El brazo acariciador se pierde entre una amalgama de mochilas, abrigos y seres humanos enlatados.


Llegando a una de las múltiples curvas del recorrido (ríete del Sacacorchos de Laguna Seca), otra vez el dedo recorre el dorso de mi mano.
Sin duda, esto es el principio de algo hermoso.
Dejo volar mi imaginación y me veo en un altar desmontable, con las esquinas sujetas por tornillos Grönholm y alguna que otra alcayata Palmyra, a las afueras de Las Vegas, yo vestido de Rita Hayworth en Los Bingueros, mi pareja desconocida recreando al inmortal Peret en Cantando bajo la lluvia.
O lo más parecido posible, que me conozco y cuando se me acelera el corazón se me descolocan los iconos cinematográficos.

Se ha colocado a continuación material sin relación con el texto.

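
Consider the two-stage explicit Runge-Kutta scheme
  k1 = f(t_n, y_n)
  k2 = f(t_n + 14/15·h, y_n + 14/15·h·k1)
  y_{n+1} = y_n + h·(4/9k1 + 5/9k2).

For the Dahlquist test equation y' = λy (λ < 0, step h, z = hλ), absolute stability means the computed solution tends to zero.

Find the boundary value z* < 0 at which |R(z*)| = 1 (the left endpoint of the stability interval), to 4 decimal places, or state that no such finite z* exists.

Test eqn y'=λy, z=hλ:
  k1=λy_n ⇒ h·k1=z·y_n;  k2=λ(1+14/15z)y_n ⇒ h·k2=z(1+14/15z)y_n
  y_{n+1}/y_n = 1 + 4/9z + 5/9z(1+14/15z) = 1 + z + 14/27z²
  Hence R(z) = 1 + z + 14/27z².

Need |R(x)|<1, x<0.
x=-0.31: |R|=0.7398
R=1: x+14/27x²=0 ⇒ x=−27/14=-1.9286; min R=1−1/(4·14/27)=0.5179>−1
Confirm numerically:
  x=-1.238: |R|=0.55670 <1
  x=-1.061: |R|=0.52271 <1
  x=-1.008: |R|=0.51885 <1
  x=-0.909: |R|=0.51944 <1
  x=-2.355: |R|=1.52072 >1
  x=-2.333: |R|=1.48924 >1
  x=-2.062: |R|=1.14266 >1
Interval (-1.9286, 0).

z* = -1.9286.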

De momento, todo es ficticio, porque mi pareja sólo es una mano.
Fíjate, igual que cuando tenía 14 años... mi pareja también era mi mano.
Pero no dejo que la realidad me haga despertar.
Una mano que acaricia de esa manera sólo puede pertenecer a...
¡Dios!
¡El vagón empieza a vaciarse!
No puedo con la vida de los nervios que tengo.

Una mochila abandona el vagón.
Detrás, una pierna se olvida un zapato en el suelo del tren.
¿Por qué bajáis tan lentamente, cabrones?
El auricular de un mp3 queda atrapado entre medias de un periódico gratuito y un bolso con forma de oso.
No puede ser, la tensión me va a matar.

Finalmente, cuando creo que nunca jamás va a llegar ese momento, veo que la mano que me acariciaba empieza a pertenecer a un brazo, un brazo ligeramente más musculado y velludo de lo que me suelen gustar en las mujeres pero, bueno, no pasa nada.
Al brazo le siguen unos hombros bronceados hasta donde la camiseta de tirantes permite.
Por la parte delantera de la misma se adivinan unos pelos rizados que, saliendo del pecho, intentan lograr la libertad.
Normalmente las mujeres me suelen gustar un poco más femeninas pero bueno, hay que seguir confiando en el destino.
Si nos ha unido, será por algo.

La barbilla de mi pareja me apuntaba oculta detrás de una barba a lo Bin Laden.
Resignado, agaché la cabeza.
Y entonces vi unos calcetines de color blanco con unas franjas rojas y azules que se erguían desde unas converse all-star de color verde y dije, mira no, yo con calcetín blanco, no.
Porque el resto de las cosas, aunque no fueran muy femeninas, las hubiera podido pasar por alto, pero un calcetín blanco, lo siento mucho, pero no.
Y con esa coquetería que me caracteriza, agite mi espesa melena rapada al uno y me deslicé fuera del vagón donde el deseo estuvo a punto de conducirme a un altar a las afueras de Las Vegas.
Y sí, aunque os parezca extraño, conseguí aguantar las lágrimas.